Implications and Prospects
The introduction of CapCal marks a paradigm shift from data- or model-centric debiasing to direct calibration, reframing positional bias as a structural artifact subject to explicit measurement and removal rather than an implicit learning target. Practically, this enables:
- Plug-and-play de-biasing for existing LLM-based rerankers: CapCal integrates seamlessly with any model providing logit/probability interfaces.
- Significant latency reduction compared with permutation aggregation strategies, unlocking real-time deployment for rerankers in industrial-scale retrieval and recommendation settings.
- Effective deployment of compact rerankers: Substantial gains for low-resource LLMs (e.g., 0.6B models) democratize high-quality ranking beyond the largest foundation models.
On a theoretical level, this approach suggests that model biases—especially those orthogonal to semantic intent—are often structurally quantifiable and correctable post hoc.

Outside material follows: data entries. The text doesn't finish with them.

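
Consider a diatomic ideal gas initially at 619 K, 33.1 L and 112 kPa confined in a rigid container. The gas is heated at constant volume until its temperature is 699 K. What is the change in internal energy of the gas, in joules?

1200 J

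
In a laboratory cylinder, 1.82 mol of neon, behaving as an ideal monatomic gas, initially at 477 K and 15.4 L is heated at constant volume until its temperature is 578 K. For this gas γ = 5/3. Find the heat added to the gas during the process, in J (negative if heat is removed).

P₁ = nRT₁/V₁ = 1.82×8.314×477/15.4 = 469 kPa.
Isochoric: V stays 15.4 L; P/T = const ⇒ T₂ = 578 K, P₂ = 568 kPa.
W = 0 (no volume change).
ΔU = nCvΔT = 1.82×12.5×(578−477) = 2290 J.
Q = ΔU = 2290 J.

2290 J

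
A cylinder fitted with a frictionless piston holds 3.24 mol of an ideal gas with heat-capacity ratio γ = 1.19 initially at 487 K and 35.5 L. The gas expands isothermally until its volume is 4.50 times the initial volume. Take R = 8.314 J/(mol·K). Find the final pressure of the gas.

P₁ = nRT₁/V₁ = 3.24×8.314×487/35.5 = 370 kPa.
Isothermal: T stays 487 K; PV = const ⇒ V₂ = 160 L, P₂ = 82.1 kPa.

82.1 kPa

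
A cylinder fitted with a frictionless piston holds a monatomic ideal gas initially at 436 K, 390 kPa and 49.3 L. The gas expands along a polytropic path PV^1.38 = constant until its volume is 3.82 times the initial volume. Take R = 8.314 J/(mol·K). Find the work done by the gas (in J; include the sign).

20200 J

n = P₁V₁/(RT₁) = 390×49.3/(8.314×436) = 5.30 mol.
Polytropic n=1.38: T₂ = T₁(V₁/V₂)^(n−1) = 436×(0.262)^0.38 = 262 K; P₂ = P₁(V₁/V₂)^n = 61.4 kPa.
W = (P₁V₁−P₂V₂)/(n−1) = (390×49.3−61.4×188)/0.38 = 20200 J.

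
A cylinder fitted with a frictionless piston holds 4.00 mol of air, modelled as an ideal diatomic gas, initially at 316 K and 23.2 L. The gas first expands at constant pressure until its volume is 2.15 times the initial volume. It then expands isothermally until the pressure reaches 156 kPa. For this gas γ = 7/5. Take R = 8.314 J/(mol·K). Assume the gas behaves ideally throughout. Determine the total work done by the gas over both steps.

P₁ = nRT₁/V₁ = 4.00×8.314×316/23.2 = 453 kPa.
Step 1 — Isobaric: P stays 453 kPa; V/T = const ⇒ T₂ = 679 K, V₂ = 49.9 L.
W = PΔV = 453×(49.9−23.2) kPa·L = 12100 J.
ΔU = nCvΔT = 4.00×20.8×(679−316) = 30200 J.
Q = ΔU + W = nCpΔT = 42300 J.
State after step 1: P = 453 kPa, V = 49.9 L, T = 679 K.
Step 2 — Isothermal: T stays 679 K; PV = const ⇒ V₂ = 145 L, P₂ = 156 kPa.
ΔU = 0 (ideal gas, T constant).
W = nRT ln(V₂/V₁) = 4.00×8.314×679×ln(2.90) = 24100 J.
Q = ΔU + W = 24100 J.
Net over both steps: W = 36200 J, Q = 66400 J, ΔU = 30200 J.

36200 J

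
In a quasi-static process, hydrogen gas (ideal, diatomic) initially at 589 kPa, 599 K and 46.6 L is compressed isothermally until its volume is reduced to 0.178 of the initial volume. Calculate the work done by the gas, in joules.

n = P₁V₁/(RT₁) = 589×46.6/(8.314×599) = 5.51 mol.
Isothermal: T stays 599 K; PV = const ⇒ V₂ = 8.29 L, P₂ = 3310 kPa.
W = nRT ln(V₂/V₁) = 5.51×8.314×599×ln(0.178) = -47400 J.

-47400 J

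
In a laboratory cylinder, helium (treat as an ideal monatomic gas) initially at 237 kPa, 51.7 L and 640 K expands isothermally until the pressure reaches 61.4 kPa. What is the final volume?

Isothermal: T stays 640 K; PV = const ⇒ V₂ = 200 L, P₂ = 61.4 kPa.

200 L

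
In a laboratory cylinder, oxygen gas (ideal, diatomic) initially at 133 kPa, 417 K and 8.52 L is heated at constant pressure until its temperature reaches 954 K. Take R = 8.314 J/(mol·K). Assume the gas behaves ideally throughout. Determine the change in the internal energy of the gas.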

It further anticipates future architectural trends where content-agnostic calibration could be generalized to a broader spectrum of generation-based multi-candidate decision problems, including personalized agentic systems, sequence-level recommendation, retrieval-augmented reasoning, and evidence-grounded synthesis.
Limitations
CapCal does not eliminate all costs: it introduces minimal overhead via a secondary forward pass, and requires direct access to output token probabilities/logits (precluding use with fully opaque black-box APIs). However, its efficiency dominates any classical inference-time permutation approach.
Conclusion
CapCal demonstrates that mechanical, content-agnostic probability calibration—performed entirely at inference—can substantially reduce permutation-induced position bias in generative listwise rerankers. It enables single-pass efficiency, achieves strong gains even for compact models, and surpasses prior aggregation- and data-centric approaches in both scalability and robustness. These findings establish content-agnostic calibration as a key primitive for reliable, modular LLM-based ranking across diverse retrieval and recommendation tasks, with broad implications for the scalability and fairness of generative decision systems.